First Novel by Nicholas Royle: a review

First Novel by Nicholas Royle: a review

First Novel by Nicholas Royle

Tonight I’m going to listen to Nicholas Royle talk about his latest book. Which gives me a choice. Either I write a review of his novel, First Novel, before I go, or I don’t.  To get to the Anthony Burgess Foundation, where Nick will be in conversation with Alison Moore and Gregory Norminton, I could walk straight down the A56 until I reach Deansgate railway station, where a left turn onto the B6469 will lead me almost to my destination, or I could work my way through the maze of shortcuts hiding behind the old and the new buildings of the centre before crossing under the shadow of the cranes in St Peter’s Square. There are unlikely to be any planes flying overhead, whichever route I decide upon. If any of this is unclear to you, then you clearly have not yet read this excellent novel.
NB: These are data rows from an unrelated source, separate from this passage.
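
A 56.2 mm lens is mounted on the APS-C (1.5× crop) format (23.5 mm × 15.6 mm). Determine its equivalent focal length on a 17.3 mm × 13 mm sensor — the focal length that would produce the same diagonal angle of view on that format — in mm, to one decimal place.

Sensor diagonal = √(23.5² + 15.6²) = √795.6100 ≈ 28.2066 mm.
Sensor diagonal = √(17.3² + 13²) = √468.2900 ≈ 21.6400 mm.
Equal angle of view means equal diagonal/f ratio, so f₂ = f₁ · (diagonal₂/diagonal₁) = 56.2 × 21.6400/28.2066.
f₂ = 56.2 × 0.76720 ≈ 43.117 mm.

43.1 mm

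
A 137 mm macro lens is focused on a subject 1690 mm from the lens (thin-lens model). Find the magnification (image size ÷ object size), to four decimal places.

0.0882×

Thin lens: 1/f = 1/dₒ + 1/dᵢ → 1/dᵢ = 1/137 − 1/1690 = 0.0067076 mm⁻¹, so dᵢ ≈ 149.0856 mm.
Magnification m = dᵢ/dₒ = 149.0856/1690 ≈ 0.08822.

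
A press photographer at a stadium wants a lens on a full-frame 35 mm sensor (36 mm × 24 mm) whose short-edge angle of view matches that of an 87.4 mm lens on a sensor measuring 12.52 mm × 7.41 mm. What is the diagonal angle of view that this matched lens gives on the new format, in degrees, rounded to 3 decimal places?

8.740°

Equal short-edge AOV ⇒ f₂ = f₁ · 24/7.41 = 87.4 × 3.23887 ≈ 283.0769 mm.
Sensor diagonal = √(36² + 24²) = √1872.0000 ≈ 43.2666 mm.
Diagonal AOV on the new format = 2·arctan(43.2666 / (2 × 283.0769)) = 2·arctan(0.07642) ≈ 8.7403°.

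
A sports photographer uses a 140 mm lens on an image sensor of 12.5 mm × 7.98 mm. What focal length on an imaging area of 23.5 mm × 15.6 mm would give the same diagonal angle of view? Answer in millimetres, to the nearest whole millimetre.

266 mm

Sensor diagonal = √(12.5² + 7.98²) = √219.9304 ≈ 14.8301 mm.
Sensor diagonal = √(23.5² + 15.6²) = √795.6100 ≈ 28.2066 mm.
Equal angle of view means equal diagonal/f ratio, so f₂ = f₁ · (diagonal₂/diagonal₁) = 140 × 28.2066/14.8301.
f₂ = 140 × 1.90199 ≈ 266.278 mm.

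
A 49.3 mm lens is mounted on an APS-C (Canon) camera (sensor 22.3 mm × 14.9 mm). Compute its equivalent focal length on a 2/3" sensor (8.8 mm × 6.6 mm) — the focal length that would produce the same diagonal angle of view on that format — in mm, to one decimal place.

Sensor diagonal = √(22.3² + 14.9²) = √719.3000 ≈ 26.8198 mm.
Sensor diagonal = √(8.8² + 6.6²) = √121.0000 ≈ 11.0000 mm.
Equal angle of view means equal diagonal/f ratio, so f₂ = f₁ · (diagonal₂/diagonal₁) = 49.3 × 11.0000/26.8198.
f₂ = 49.3 × 0.41015 ≈ 20.220 mm.

20.2 mm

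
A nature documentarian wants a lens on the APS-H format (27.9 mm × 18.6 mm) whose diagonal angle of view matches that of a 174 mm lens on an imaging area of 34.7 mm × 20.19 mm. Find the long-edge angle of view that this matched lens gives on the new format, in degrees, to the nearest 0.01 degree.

10.97°

Sensor diagonal = √(34.7² + 20.19²) = √1611.7261 ≈ 40.1463 mm.
Sensor diagonal = √(27.9² + 18.6²) = √1124.3700 ≈ 33.5316 mm.
Equal diagonal AOV ⇒ f₂ = f₁ · 33.5316/40.1463 = 174 × 0.83524 ≈ 145.3310 mm.
Long-edge AOV on the new format = 2·arctan(27.9 / (2 × 145.3310)) = 2·arctan(0.09599) ≈ 10.9658°.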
First Novel is unsettling, enigmatic, although the opening appears straightforward. We may not know why lecturer Paul Kinder is dismantling his Kindle, but it seems like a reasonable action to take. The process is relayed to us with tactile particularity and by the end, as Kinder sweeps the pieces into the bin and reaches for a book to ‘feel the slightly rough fabric-like texture of the yellowed pages’, we don’t have to guess at where his sympathies lie. Then there’s a body. Is Kinder, an academic fighting the tide of modernity, on a quest to solve the mystery of the tramp in the undergrowth?

Dear reader, take nothing at face value. The roads of Manchester may seem to go in straight lines, but stop signs are concealed, the markings at junctions misleading and obscure. The story of the story in the story will double back to trip you up. Partly it’s the detail, lulling you into a sense of knowing everything: how can a setting so exactly, so minutely, evoked leave any space for concealment?

Similarities coil between this and other novels of unreliable narration: James Lasdun, Siri Hustvedt and Paul Auster are all name checked, and the reason I can pick out their influence is because I was in one of Nick’s classes where the theme was first novels and in which all of these featured. I enjoyed First Novel more than Auster’s New York Trilogy, by the way. Also, for reasons that I can’t quite pin down, First Novel kept making me think of John Irving, particularly when the narration jumped into the sections of the student novel written by the unnerving Grace. We didn’t discuss John Irving in the First Novels classes, and the connection hasn’t been made by any of the other reviewers whom I have read or heard, which means that either I am extraordinarily perceptive, or I am wrong. You can choose.